Neutrophil depletion affects the proliferative ability of tumor-specific T cells following PDT treatment. A, CXCR2^−/− or BALB/c mice bearing Colo26-HA tumors were subjected to high-inflammation PDT and, 24 h later, TDLNs were harvested, single-cell suspensions were generated, and the number of live cells was determined. Columns, average number of cells present; bars, SE. Each experiment was repeated twice and contained a minimum of five mice per group. *, P < 0.002, compared with wild-type mice. B, BALB/c mice bearing Colo26-HA tumors were injected with anti-Gr1 or isotype control antibodies before high-inflammation PDT. Twenty-four hours following PDT, TDLNs were harvested, single-cell suspensions were generated, and the number of live cells was determined.

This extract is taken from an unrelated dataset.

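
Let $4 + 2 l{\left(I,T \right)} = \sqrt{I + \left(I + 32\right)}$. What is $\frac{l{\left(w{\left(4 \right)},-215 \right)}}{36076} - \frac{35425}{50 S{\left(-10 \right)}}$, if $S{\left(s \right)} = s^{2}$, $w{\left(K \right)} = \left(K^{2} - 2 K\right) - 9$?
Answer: $- \frac{12780023}{1803800} + \frac{\sqrt{30}}{72152} \approx -7.085$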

Columns, average number of cells present; bars, SE. Each experiment was repeated twice and contained a minimum of five mice per group. *, P < 0.05, compared with isotype control. C, BALB/c mice bearing Colo26-HA were injected with anti-Gr1 or isotype control antibodies before PDT treatment. All mice also received CFSE-labeled clone 4 splenocytes. Tumors were harvested 7 d after PDT treatment, single-cell suspensions were generated, and the percentage of CD3⁺CD8⁺tet-HA⁺ cells that were CFSE^lo was determined. Pooled data from 20 mice are shown. *, P < 0.004, compared with isotype-treated mice.